The only explanation I can really fathom is the one I provided. The L_GetBitmapRow function has a bunch of branches at the start of it, it's a DLL export so the actual loop happens in a different DLL, and that happens row by row for 500+ images per node... I can only guess it must be because of a lack of CPU caching, it's the only thing that makes sense given the data I got. Probably doesn't help that the images are loaded in single threaded fashion, either.
That said, there have been plenty of criticisms of my profiling methodology here in these comments, so it would be nice to perhaps have someone more experienced in low level optimizations back me up. At the end of the day, I'm pretty sure I'm close enough to right, at least close enough to have created a satisfactory solution :)
mananaysiempre|1 year ago
And that’s part of why I’m confused. If you’d screwed up the profiling in some obvious way, I’d have chalked it up to bad profiling and been perfectly unconfused. But your methods are good as far as I can see, and with the detail you’ve gone into I feel I see sufficiently far. Also, well, whatever you did, it evidently did help. So the question of what the hell is happening is all the more poignant.

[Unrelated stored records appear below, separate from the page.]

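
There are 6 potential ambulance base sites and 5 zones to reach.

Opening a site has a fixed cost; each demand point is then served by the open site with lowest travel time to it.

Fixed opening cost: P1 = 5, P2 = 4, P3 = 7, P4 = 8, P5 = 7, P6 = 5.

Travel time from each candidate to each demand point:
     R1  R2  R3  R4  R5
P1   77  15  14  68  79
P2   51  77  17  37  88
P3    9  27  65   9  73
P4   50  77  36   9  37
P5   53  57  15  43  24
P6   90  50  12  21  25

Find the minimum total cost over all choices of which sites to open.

Open {P1, P3, P6}: assign each demand point to its cheapest open site.
  R1→P3 9, R2→P1 15, R3→P6 12, R4→P3 9, R5→P6 25
  travel time 70, fixed 17 → total 87.
Compare {P1, P3, P5}: travel time 71 + fixed 19 = 90.
Compare {P1, P2, P3, P6}: travel time 70 + fixed 21 = 91.
Compare {P1, P3, P5, P6}: travel time 69 + fixed 24 = 93.
All other subsets cost ≥ 90. Minimum total cost: 87.

87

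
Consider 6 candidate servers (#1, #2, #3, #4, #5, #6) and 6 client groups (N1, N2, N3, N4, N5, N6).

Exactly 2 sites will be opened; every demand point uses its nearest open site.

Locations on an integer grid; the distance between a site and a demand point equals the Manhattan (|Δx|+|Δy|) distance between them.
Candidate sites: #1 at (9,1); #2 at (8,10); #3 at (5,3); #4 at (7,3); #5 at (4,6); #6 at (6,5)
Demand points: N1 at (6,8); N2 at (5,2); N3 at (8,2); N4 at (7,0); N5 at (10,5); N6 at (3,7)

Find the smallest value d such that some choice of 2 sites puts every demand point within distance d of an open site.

5

Open {#1, #5}.
  Farthest demand point is N2 at distance 5 (to #1); all others are ≤ 5.
With {#1, #6} the worst case is 5.
With {#3, #6} the worst case is 5.
No size-2 selection achieves below 5.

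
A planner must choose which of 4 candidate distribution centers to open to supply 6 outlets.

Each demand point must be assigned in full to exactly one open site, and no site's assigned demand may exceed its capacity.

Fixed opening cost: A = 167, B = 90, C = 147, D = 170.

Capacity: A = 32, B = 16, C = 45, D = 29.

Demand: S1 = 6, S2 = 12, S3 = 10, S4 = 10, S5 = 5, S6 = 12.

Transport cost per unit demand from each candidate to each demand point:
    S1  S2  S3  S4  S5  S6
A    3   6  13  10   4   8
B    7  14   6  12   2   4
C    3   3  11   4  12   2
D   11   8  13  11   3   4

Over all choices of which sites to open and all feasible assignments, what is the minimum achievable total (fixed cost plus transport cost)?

425

Open {B, C}; cheapest assignment that respects the capacities:
  B (cap 16, load 15): S3, S5 — cost 10×6 + 5×2 = 70
  C (cap 45, load 40): S1, S2, S4, S6 — cost 6×3 + 12×3 + 10×4 + 12×2 = 118
  Shipping 188, fixed 237 → total 425.
  Any other capacity-feasible assignment to {B, C} ships for at least 188.
Compare {A, C}: its best feasible assignment gives total 562.
Compare {C, D}: its best feasible assignment gives total 580.
Every other set of open sites that can feasibly serve all demand totals ≥ 562 even under its best assignment. Minimum: 425.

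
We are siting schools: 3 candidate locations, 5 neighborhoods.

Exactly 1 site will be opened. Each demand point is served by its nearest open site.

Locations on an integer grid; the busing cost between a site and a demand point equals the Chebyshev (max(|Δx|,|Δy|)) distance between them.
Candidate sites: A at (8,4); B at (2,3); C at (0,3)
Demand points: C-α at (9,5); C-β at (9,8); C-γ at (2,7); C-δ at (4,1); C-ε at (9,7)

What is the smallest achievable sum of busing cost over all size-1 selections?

18

Open {A}.
  C-α→A 1, C-β→A 4, C-γ→A 6, C-δ→A 4, C-ε→A 3  ⇒ total 18.
Compare {B}: total 27.
Compare {C}: total 35.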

(I agree with the other commenter that you may have dismissed WaitForSingleObject too quickly—can your tools give you flame graphs?.. In general, though, if machine code produced by an optimizing compiler takes a minute on a modern machine—i.e. hundreds of billions of issued instructions—to process data not measured in gigabytes, then something has gone so wrong that even the most screwed-up of profiling methodologies shouldn’t miss the culprit that much. A minute of work is bound to be a very, very target-rich environment, enough so that I’d expect even ol’ GDB & Ctrl-C to be helpful. Thus my discounting the possibility that your profiling is wrong.)